1911 Encyclopædia Britannica/Lundy
|←Lundy, Robert||1911 Encyclopædia Britannica, Volume 17
|See also Lundy on Wikipedia, and our 1911 Encyclopædia Britannica disclaimer.|
LUNDY, an English island at the entrance of the Bristol Channel, 12 m. N.W. by N. of the nearest point on the mainland, namely Hartland Point on the Devonshire coast. The nearest ports are Clovelly and Bideford. The extreme length of the island is 3 m. from N. to S., the mean breadth about half a mile, but at the south the breadth is nearly 1 m. The area is about 1150 acres. The component rock is a hard granite, except at the south, where slate occurs. This granite was used in the construction of the Victoria Embankment, London. An extreme elevation of about 450 ft. is found in the southern half of the island; the northern sloping gently to the sea, but the greater part of the coast is cliff-bound and very beautiful. The landing, at the south-east, is sheltered by the small Rat Island, where the once common black rat survives. There are a few prehistoric remains on Lundy, and the foundations of an ancient chapel of St Helen. There are also ruins, and the still inhabited keep, of Marisco Castle, occupying a strong precipitous site on the south-east, held in the reign of Henry II. by Sir Jordan de Marisco.
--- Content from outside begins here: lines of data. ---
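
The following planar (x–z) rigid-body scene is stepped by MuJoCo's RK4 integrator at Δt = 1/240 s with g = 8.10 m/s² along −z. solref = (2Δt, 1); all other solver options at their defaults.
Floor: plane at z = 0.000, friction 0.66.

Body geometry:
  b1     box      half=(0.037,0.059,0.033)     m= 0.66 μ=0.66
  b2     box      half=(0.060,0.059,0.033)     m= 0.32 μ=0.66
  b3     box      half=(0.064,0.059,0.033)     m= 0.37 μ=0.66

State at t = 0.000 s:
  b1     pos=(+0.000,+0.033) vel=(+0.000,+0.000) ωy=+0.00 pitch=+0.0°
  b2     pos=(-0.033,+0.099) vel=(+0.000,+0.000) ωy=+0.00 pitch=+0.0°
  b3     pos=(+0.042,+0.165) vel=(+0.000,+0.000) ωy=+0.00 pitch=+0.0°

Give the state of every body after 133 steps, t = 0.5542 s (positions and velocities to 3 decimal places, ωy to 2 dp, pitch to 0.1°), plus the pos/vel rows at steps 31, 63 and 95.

State at t = 0.5542 s:
  b1     pos=(-0.001,+0.033) vel=(+0.000,+0.000) ωy=+0.00 pitch=+0.0°
  b2     pos=(-0.034,+0.099) vel=(+0.000,+0.000) ωy=+0.00 pitch=+0.0°
  b3     pos=(+0.069,+0.064) vel=(+0.000,+0.000) ωy=+0.00 pitch=+90.0°

Key-timestep trajectory:
   step    t(s)  b1.x    b1.z    b1.vx   b1.vz   b2.x    b2.z    b2.vx   b2.vz   b3.x    b3.z    b3.vx   b3.vz 
     31  0.1292   +0.000  +0.033  +0.000  +0.000   -0.033  +0.099  +0.000  +0.000   +0.053  +0.157  +0.166  -0.168
     63  0.2625   +0.000  +0.033  +0.000  +0.000   -0.033  +0.099  +0.000  +0.000   +0.077  +0.084  +0.181  -1.057
     95  0.3958   -0.001  +0.033  +0.019  -0.022   -0.035  +0.099  +0.023  +0.002   +0.069  +0.064  +0.059  -0.019


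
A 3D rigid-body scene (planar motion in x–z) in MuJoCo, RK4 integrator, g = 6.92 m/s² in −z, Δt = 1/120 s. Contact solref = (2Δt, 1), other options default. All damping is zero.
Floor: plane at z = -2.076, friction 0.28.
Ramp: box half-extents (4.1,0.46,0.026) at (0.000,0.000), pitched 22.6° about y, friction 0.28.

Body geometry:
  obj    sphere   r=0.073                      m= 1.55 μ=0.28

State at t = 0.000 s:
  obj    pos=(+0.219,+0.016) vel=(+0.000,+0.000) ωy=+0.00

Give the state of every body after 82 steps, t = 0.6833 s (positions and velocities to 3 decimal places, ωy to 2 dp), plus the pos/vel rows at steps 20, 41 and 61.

State at t = 0.6833 s:
  obj    pos=(+0.629,-0.154) vel=(+1.198,-0.499) ωy=+17.77

Key-timestep trajectory:
   step    t(s)  obj.x    obj.z    obj.vx   obj.vz 
     20  0.1667   +0.243  +0.006  +0.292  -0.122
     41  0.3417   +0.321  -0.027  +0.599  -0.249
     61  0.5083   +0.446  -0.078  +0.892  -0.371


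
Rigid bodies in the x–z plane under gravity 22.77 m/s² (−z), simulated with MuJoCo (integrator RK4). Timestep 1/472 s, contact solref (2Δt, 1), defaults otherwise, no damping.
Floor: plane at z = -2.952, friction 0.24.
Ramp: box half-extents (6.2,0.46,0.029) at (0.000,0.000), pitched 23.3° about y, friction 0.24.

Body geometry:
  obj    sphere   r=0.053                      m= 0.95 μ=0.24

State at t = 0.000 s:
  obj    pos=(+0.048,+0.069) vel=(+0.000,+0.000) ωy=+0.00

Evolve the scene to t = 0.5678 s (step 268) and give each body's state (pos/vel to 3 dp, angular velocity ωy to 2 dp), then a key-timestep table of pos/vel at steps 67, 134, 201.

State at t = 0.5678 s:
  obj    pos=(+1.000,-0.342) vel=(+3.355,-1.445) ωy=+68.91

Key-timestep trajectory:
   step    t(s)  obj.x    obj.z    obj.vx   obj.vz 
     67  0.1419   +0.107  +0.043  +0.839  -0.361
    134  0.2839   +0.286  -0.034  +1.678  -0.722
    201  0.4258   +0.584  -0.162  +2.516  -1.084


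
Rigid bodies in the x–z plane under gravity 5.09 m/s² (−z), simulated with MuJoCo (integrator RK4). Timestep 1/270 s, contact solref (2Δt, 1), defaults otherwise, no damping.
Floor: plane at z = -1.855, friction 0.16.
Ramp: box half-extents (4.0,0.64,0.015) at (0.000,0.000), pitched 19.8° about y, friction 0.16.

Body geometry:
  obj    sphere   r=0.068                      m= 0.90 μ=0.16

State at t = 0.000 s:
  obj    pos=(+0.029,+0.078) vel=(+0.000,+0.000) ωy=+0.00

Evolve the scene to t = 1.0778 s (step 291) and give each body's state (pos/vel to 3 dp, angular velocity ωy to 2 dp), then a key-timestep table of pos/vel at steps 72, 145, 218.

State at t = 1.0778 s:
  obj    pos=(+0.702,-0.165) vel=(+1.249,-0.450) ωy=+19.52

Key-timestep trajectory:
   step    t(s)  obj.x    obj.z    obj.vx   obj.vz 
     72  0.2667   +0.070  +0.063  +0.309  -0.111
    145  0.5370   +0.196  +0.018  +0.622  -0.224
    218  0.8074   +0.407  -0.058  +0.936  -0.337


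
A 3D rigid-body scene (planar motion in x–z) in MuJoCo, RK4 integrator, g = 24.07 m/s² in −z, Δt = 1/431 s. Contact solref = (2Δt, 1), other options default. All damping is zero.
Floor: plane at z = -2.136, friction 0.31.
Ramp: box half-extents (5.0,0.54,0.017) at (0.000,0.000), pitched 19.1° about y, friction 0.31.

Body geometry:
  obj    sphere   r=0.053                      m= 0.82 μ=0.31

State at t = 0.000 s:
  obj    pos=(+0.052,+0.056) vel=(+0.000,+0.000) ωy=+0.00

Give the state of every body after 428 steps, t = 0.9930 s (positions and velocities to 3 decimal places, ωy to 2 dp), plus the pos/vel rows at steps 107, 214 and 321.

State at t = 0.9930 s:
  obj    pos=(+2.673,-0.852) vel=(+5.279,-1.828) ωy=+105.40

Key-timestep trajectory:
   step    t(s)  obj.x    obj.z    obj.vx   obj.vz 
    107  0.2483   +0.216  -0.001  +1.320  -0.457
    214  0.4965   +0.707  -0.171  +2.640  -0.914
    321  0.7448   +1.527  -0.455  +3.959  -1.371


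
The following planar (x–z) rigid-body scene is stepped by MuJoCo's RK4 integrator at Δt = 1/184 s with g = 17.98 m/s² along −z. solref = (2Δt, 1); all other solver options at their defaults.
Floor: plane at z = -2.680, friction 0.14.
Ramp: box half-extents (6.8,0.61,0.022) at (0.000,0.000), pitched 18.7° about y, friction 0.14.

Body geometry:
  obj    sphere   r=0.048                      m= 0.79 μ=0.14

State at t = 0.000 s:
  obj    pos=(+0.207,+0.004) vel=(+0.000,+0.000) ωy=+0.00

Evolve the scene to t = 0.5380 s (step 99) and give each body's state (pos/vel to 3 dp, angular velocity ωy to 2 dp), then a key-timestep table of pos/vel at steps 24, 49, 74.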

The Mariscos, in their inaccessible retreat, lived lawlessly until in 1242 Sir William Marisco was hanged for instigating an attempt on the life of Henry III. In 1625 the island was reported to be captured by Turkish pirates, and in 1633 by Spaniards. Later it became an object of attack and a hiding place for French privateers. The island, which is reckoned as extra-parochial, has some cultivable land and heath pasture, and had a population in 1901 of 94.